Pourquoi la mode se met à co-produire des films de cinéma ?
Une véritable amitié unissait par exemple Catherine Deneuve et Yves Saint Laurent qui s’est donc fait un plaisir de l’habiller dans Belle de jour de Luis Buñuel (sorti en 1967). Au même titre que le film qui est devenu culte, les tenues que l’actrice française y porte aussi sont restés gravés dans bien des rétines. C’est pour ce genre de publicités indirectes que les grandes maisons se battent pour habiller des célébrités dans le petit et grand écran, voire sont prêtes à payer pour cela, y compris au-delà des caméras.
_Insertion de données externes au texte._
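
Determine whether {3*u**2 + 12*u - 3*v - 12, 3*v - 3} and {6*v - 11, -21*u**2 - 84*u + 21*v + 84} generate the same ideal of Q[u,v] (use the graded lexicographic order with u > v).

Equality of ideals is decidable: compute both reduced Gröbner bases (unique for the ordering) and check whether they agree.
Buchberger on the first generating set:
f_1 = 3*u**2 + 12*u - 3*v - 12, LT = u**2.
f_2 = 3*v - 3, LT = v.

The S-polynomials (S(f_1,f_2)) all reduce to 0 modulo the current basis, so we have a Gröbner basis.
Inter-reduce: drop elements whose leading term is divisible by another's, tail-reduce, and make monic.
Reduced Gröbner basis: {u**2 + 4*u - 5, v - 1}.

Buchberger on the second generating set:
h_1 = 6*v - 11, LT = v.
h_2 = -21*u**2 - 84*u + 21*v + 84, LT = u**2.

The S-polynomials (S(h_1,h_2)) all reduce to 0 modulo the current basis, so we have a Gröbner basis.
Inter-reduce: drop elements whose leading term is divisible by another's, tail-reduce, and make monic.
Reduced Gröbner basis: {u**2 + 4*u - 35/6, v - 11/6}.

Since the reduced bases disagree, the two ideals are not the same.

No, the ideals differ.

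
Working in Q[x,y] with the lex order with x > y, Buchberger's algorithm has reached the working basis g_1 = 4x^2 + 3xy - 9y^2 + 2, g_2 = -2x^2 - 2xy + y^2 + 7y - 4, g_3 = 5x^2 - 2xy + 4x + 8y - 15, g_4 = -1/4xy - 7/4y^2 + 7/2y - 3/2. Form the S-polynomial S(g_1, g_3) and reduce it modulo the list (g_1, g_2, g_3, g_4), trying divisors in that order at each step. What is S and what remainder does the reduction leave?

lcm(LM(g_1), LM(g_3)) = x^2.
S = (lcm/LT(g_1))·g_1 − (lcm/LT(g_3))·g_3 = 23/20xy - 4/5x - 9/4y^2 - 8/5y + 7/2.
Reduce S modulo (g_1, g_2, g_3, g_4) in that order:
  leading term xy: subtract (-23/5)·g_4 from 23/20xy - 4/5x - 9/4y^2 - 8/5y + 7/2 → -4/5x - 103/10y^2 + 29/2y - 17/5
  leading term x: no divisor's leading term divides it; move -4/5x to the remainder.
  leading term y^2: no divisor's leading term divides it; move -103/10y^2 to the remainder.
  leading term y: no divisor's leading term divides it; move 29/2y to the remainder.
  leading term 1: no divisor's leading term divides it; move -17/5 to the remainder.
The remainder -4/5x - 103/10y^2 + 29/2y - 17/5 is nonzero, so it would be added as the next basis element.

S(g_1, g_3) = 23/20xy - 4/5x - 9/4y^2 - 8/5y + 7/2; remainder on division = -4/5x - 103/10y^2 + 29/2y - 17/5.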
Pour des événements hyper-médiatisés comme les César et les Oscars, pour des shootings dans des magazines, et même dans leur vie quotidienne… Les célébrités peuvent servir de star-sandwich pour qui en a les moyens, et le luxe ne le sait que trop bien. C’est pourquoi, plus que des sponsors de films ou de festivals, ainsi que des juteux contrats d’égérie, de grandes maisons sont prêtes à (co)produire films et séries. Et même à représenter les plus grands talents de l’audiovisuel.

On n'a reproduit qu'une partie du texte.